Partimden, sivil toplumdan bizim önerimize de karşı çıkanlar var. Ben de kent yöneticisiyim. Bir yeri kurtarmak ve çözüm bulmak zorundayım. Dolayısıyla bağcıyı dövmeyelim. Ama bağcıyı dövmek istiyorlarsa, Kadıköy’de bağcı olmak kolay değil.
Oraya bir tek dava açan Kadıköy Belediyesi. Proje tam anlamıyla facia. Buraya verilen emsal 6. Arsa hazinesiydi ve yeşil alandı. Daha plan yok, Hazine diyor ki “Ben bu alanı ihaleye çıkardım. Herkes proje yapsın, getirsin.” Taş Yapı da çıkıp, diyorki “Ben buraya 4 tane 48 katlı bina öneriyorum.” Bunun aynısını ihale ediyor, şimdi git buna göre plan çıkart. Böyle bir şey olabilir mi? Bunu yapan Maliye ve yasaya tamamen aykırı. Bunu Kadıköy Belediye Başkanı yapsa, 7 yıl önce görevden alınmıştı. İdare Mahkemesi bir yürütme durdurma kararı verdi, temelde durdurduk. 60 gün sonra kendi lehlerine ikinci bilirkişi raporu alındı. İkinci rapora göre karar alınarak, devam ediyor.

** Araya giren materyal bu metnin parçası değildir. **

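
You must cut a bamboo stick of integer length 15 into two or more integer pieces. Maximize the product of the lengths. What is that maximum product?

Fill g[k] for k=2..15: at each k try every first piece i and multiply by the better of (k−i) uncut or g[k−i].
g[2] = 1×max(1,0) = 1×1 = 1
g[3] = 1×max(2,1) = 1×2 = 2
g[4] = 2×max(2,1) = 2×2 = 4
g[5] = 2×max(3,2) = 2×3 = 6
g[6] = 3×max(3,2) = 3×3 = 9
g[7] = 2×max(5,6) = 2×6 = 12
g[8] = 2×max(6,9) = 2×9 = 18
g[9] = 3×max(6,9) = 3×9 = 27
g[10] = 2×max(8,18) = 2×18 = 36
g[11] = 2×max(9,27) = 2×27 = 54
g[12] = 3×max(9,27) = 3×27 = 81
g[13] = 2×max(11,54) = 2×54 = 108
g[14] = 2×max(12,81) = 2×81 = 162
g[15] = 3×max(12,81) = 3×81 = 243
One optimal split: 3 + 3 + 3 + 3 + 3; product 3×3×3×3×3 = 243.

243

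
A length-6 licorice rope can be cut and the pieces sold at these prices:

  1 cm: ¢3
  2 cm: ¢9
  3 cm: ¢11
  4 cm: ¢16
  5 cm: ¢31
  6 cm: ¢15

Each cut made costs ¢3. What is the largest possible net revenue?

31

Consider every possible first cut. net[k] is the best of p[i]+net[k−i] over all sellable i≤k, charging 3 whenever i<k.
net[1] = 3
net[2] = 9
net[3] = 11
net[4] = 16
net[5] = 31
net[6] = 31  (first piece 1, then net[5]=31)
One optimal plan: pieces 5 + 1 (1 cut) → ¢34 − ¢3 = ¢31.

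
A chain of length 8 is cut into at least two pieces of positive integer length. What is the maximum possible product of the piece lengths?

Let g[k] be the best product for length k (with at least one cut). For each first piece i, the rest contributes max(k−i, g[k−i]).
g[2] = 1·max(1,0) = 1·1 = 1
g[3] = max(1·2, 2·1) = 2
g[4] = max(1·3, 2·2, 3·1) = 4
g[5] = max(1·4, 2·3, 3·2, 4·1) = 6
g[6] = max(1·6, 2·4, 3·3, 4·2, 5·1) = 9
g[7] = max(1·9, 2·6, 3·4, 4·3, 5·2, 6·1) = 12
g[8] = max(1·12, 2·9, 3·6, …, 6·2, 7·1) = 18
One optimal split: 3 + 3 + 2; product 3·3·2 = 18.

18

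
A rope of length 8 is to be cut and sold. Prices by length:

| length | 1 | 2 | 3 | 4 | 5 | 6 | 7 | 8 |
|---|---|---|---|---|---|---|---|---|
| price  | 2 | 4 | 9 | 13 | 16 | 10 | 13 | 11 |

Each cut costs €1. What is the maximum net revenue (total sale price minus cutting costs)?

Build net[k] bottom-up: net[k] = max over allowed piece i of (p[i] + net[k−i]) − 1 per cut.
net[1] = 2
net[2] = 4
net[3] = 9
net[4] = 13
net[5] = 16
net[6] = 17  (first piece 1, then net[5]=16)
net[7] = 21  (first piece 3, then net[4]=13)
net[8] = 25  (first piece 4, then net[4]=13)
One optimal plan: pieces 4 + 4 (1 cut) → €26 − €1 = €25.

25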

Sonuç olarak tüm bu olanlar karşısında ilçe belediyelerinin yurttaştan farkı yok. Yapabileceğimiz bir şey yok, bir tek dava açabiliyoruz. Ama şimdi İdare Mahkemesi, Danıştay da kalmadı. Sizi anlayacak bir yer yok açıkçası.
Dönüşüm haberleri tamamen bir spekülasyon. Çevre ve Şehircilik Bakanlığı’ndan yetki almış bir firma, kendi adını tanıtmak adına Bağdat Caddesi’ni kullandı. Sanki Bağdat Caddesi’ndeki binalar çürük, diğer yerler daha iyimiş gibi… Öyle bir şey yok. Firma kendine göre doğru bir yöntem takip edip, gazeteye yazmış. Bağdat Caddesi’ndeki binaların %80’i eski ise Suadiye’nin de %80’i eski. Ama risk, yıkılacak demek değildir.
Oraya kat verilmesine karşıyım. Bir tek ihtiyaçtan ötürü 15,5 metre yükseklik sınırı 17,5 metreye çıktı. Ama kat artışı olamaz. Bağdat Caddesi ekonomik olarak kendi kendini yenileyebilir.
Bisiklet yollarını biz değil, büyükşehir yapıyor. Dünyanın hiçbir yerinde yolun en soluna fiziken ayrılmadan gidiş – geliş bisiklet yolu yapılması görülmemiştir. Çok tehlikeli. Bisiklet yolu doğru ama yapımı yanlış.
Tasarım Atölyesi kurmamızın temel nedeni, tasarım konusunda zayıf olmamız. Kentin belli bölgelerini tasarlayamıyoruz. Yapsak bile lokal oluyor, çevresi ile tasarlamak, tartışmak lazım. Çalışmak istiyorsanız buyrun gelin, hep beraber düzeltelim. Kent hepimizin, katkılara her zaman açığız.